Over four years later, while Appellee’s first petition for PCR relief was

progressing through the state courts, an alleged eyewitness to the shooting, Theotis

Bellamy, signed an affidavit (the “Bellamy Affidavit”). He stated that on the night of the

4 shooting, he “noticed that [Jig] appeared to have a gun” and “the other guys usually have

guns also.” S.J.A. 45. 1 Bellamy “saw [Jig and his entourage] approach [Appellee,] who

was minding his own business as usual.” Id. Then Jig “looked as if he was reaching for

his gun or something while approaching [Appellee] with some other[] fellas, so

[Appellee] did what he had to do to keep from being killed.” Id. Bellamy averred that

he did not give the statement earlier because he was “scared” of Jig -- Jig had told

Bellamy’s brother “if [Bellamy] told what had happened, something was going to happen

to [Bellamy].” Id. However, because Jig was in prison at the time of the affidavit,

Bellamy finally felt comfortable coming forward. See id. at 45, 61–62.

B.

State Court Proceedings

On November 28, 2006, Appellee filed a second petition for PCR relief, this time

based on the purported newly discovered evidence in the Bellamy Affidavit.

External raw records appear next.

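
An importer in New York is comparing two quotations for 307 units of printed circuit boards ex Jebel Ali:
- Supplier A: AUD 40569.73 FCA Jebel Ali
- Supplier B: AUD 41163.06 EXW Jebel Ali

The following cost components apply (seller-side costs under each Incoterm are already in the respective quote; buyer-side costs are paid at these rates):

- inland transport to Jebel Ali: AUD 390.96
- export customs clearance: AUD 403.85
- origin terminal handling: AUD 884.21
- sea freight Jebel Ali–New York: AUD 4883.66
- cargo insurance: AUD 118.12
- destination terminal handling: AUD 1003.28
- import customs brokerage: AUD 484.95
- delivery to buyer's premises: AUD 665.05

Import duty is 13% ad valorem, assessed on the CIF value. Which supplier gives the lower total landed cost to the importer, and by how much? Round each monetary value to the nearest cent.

Supplier A is cheaper by AUD 1568.60

Supplier A (FCA):
CIF value = FCA price + origin terminal + freight + insurance = 40569.73 + 884.21 + 4883.66 + 118.12 = 46455.72
Import duty = 46455.72 × 13% = 6039.24
Buyer bears (A): 884.21 + 4883.66 + 118.12 + 1003.28 + 484.95 + 665.05 = 8039.27
Landed cost (A) = invoice 40569.73 + 8039.27 + duty 6039.24 = 54648.24
Supplier B (EXW):
CIF value = EXW price + inland to port + export clearance + origin terminal + freight + insurance = 41163.06 + 390.96 + 403.85 + 884.21 + 4883.66 + 118.12 = 47843.86
Import duty = 47843.86 × 13% = 6219.70
Buyer bears (B): 390.96 + 403.85 + 884.21 + 4883.66 + 118.12 + 1003.28 + 484.95 + 665.05 = 8834.08
Landed cost (B) = invoice 41163.06 + 8834.08 + duty 6219.70 = 56216.84
Difference = |54648.24 − 56216.84| = 1568.60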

The PCR

court held a hearing on Petitioner’s second PCR application, at which Bellamy testified

that Jig’s group “approached [Appellee] like they’re fixing to . . . pull out weapons.”

Jamison, 211 F. Supp. 3d at 762. Bellamy “knew Jig had a gun on him” that “he [was]

about to pull,” so, in his view, Appellee “had to defend himself.” Id. Bellamy also

testified that Jig pulled the victim in front of him and used him as a human shield that

night. See id.

1 References to “J.A.” and “S.J.A.” refer to the contents of the Joint Appendix and Supplemental Joint Appendix, respectively, filed by the parties in this appeal.

5 On June 30, 2008, the PCR court issued an order explaining that “the eyewitness

testimony of Mr. Bellamy constituted newly discovered evidence that was material to a

claim of self-defense and warranted granting a new trial.” Jamison, 211 F. Supp. 3d at

762. The court found that Petitioner

had met the test set forth in State v. Spann, 334 S.C. 618, 513 S.E.2d 98 (1999); that is, the newly discovered evidence (1) is such that it would probably change the result if a new trial were granted; (2) has been discovered since the trial; (3) could not in the exercise of due diligence have been discovered prior to trial; (4) is material; (5) is not merely cumulative or impeaching.

Id. (the “Spann test”).

After withdrawing this order in favor of holding further proceedings on an

unrelated procedural issue, on October 14, 2008, the PCR court upheld the original order

and awarded Appellee a new trial based on the “after-discovered evidence” of the

Bellamy Affidavit and testimony. See Jamison, 211 F. Supp. 3d at 763. The PCR court

stated:

While the record demonstrates that a claim of self-defense was known to [Appellee] from the outset and that his attorney tried to get someone to back up that claim, no one would come forward. This Court is concerned about granting a new trial because a claim of self-defense can be waived.